Why do we need SDTM?

This post is part of 'SDTM | General' series

Let us assume that as part of a clinical trial, we want to collect certain basic information like sex, age, and race of the trial participants(subjects).

Subject number  
  • (1) Male
  • (2) Female
  • (1) Asian
  • (2) White
  • (3) African American

This information, along with other trial data, needs to be submitted in a tabular format to the regulatory authorities. 

Let us examine some theoretical possibilities on how the collected data can be structured for submission - all the below representations are the data for an Asian male whose age is 52 and given an identification number of 1001.

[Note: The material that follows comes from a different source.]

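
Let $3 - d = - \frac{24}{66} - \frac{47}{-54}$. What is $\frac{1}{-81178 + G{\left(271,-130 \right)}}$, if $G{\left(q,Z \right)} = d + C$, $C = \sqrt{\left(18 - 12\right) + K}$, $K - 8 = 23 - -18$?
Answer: $- \frac{28641641094}{2324999710093021} - \frac{352836 \sqrt{55}}{2324999710093021} \approx -1.232 \cdot 10^{-5}$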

Subject Gender Collected_age Race
1001 1 52 1


Subject Sex Collected_age Race
1001 M 52 Asian


SUBNUM Sex age_years Race
1001 1 52 Asian

What is the problem here?

  • There are multiple approaches in which the same collected data can be organized or presented
  • When this data is provided to someone for review, we also need to provide metadata (data about this data)
  • For the same data, we end up having different metadata based on the organizing structure we choose
  • Data reviewers will need to spend time understanding the metadata before they can review the actual data


  • Some of the underlying data element concepts remain constant irrespective of the person who is collecting data
  • If we can standardize the structure for the commonly used data concepts and enforce it on the data submitters, the end data will always be structured in a predictable way
  • Predictable structure has several advantages like easy and efficient data pooling, less or no preparation time understanding the metadata, build reusable computer programs for data analysis etc.
  • Study data tabulation model (SDTM) is aimed at this standardization

How does SDTM help in standardization of data structure and formatting?

  • Each collected data point has a 'focus' (purpose)
  • SDTM has standard dataset structures based on the focus of the observation
  • SDTM has standard variables to present the information based on the purpose of the collected data
  • SDTM has standard variable values for the commonly used variables

In other words, SDTM allows the users to organize data into:

  • Standard dataset names
  • Standard variables in each dataset
  • Fixed list of allowed values in the variables where applicable
  • Flexibility to create custom datasets based on existing standard dataset structures
  • Flexibility to extend the allowed values in variables where applicable


The standard way of organizing data collected in our example above is:

  • The focus of the observation is 'demographics' of the subject - so, present it in the standard DM (Demographics) data (dataset level standardization)
  • Sex of the subject when collected must be presented in a variable named 'SEX' (variable level standardization)
  • Age of the subject when collected must be presented in a variable named 'AGE' (variable level standardization)
  • Provide the units in which age is collected in a variable named 'AGEU' (variable level standardization)
  • Race of the subject when collected must be presented in a variable named 'RACE '(variable level standardization)
  • Always use the value 'M' when the subject is male (value level standardization) 
1001 M 52 YEARS Asian


So, the main advantage of SDTM standard is that we will have a standard predictable and consistent structure for the data collected in clinical trials.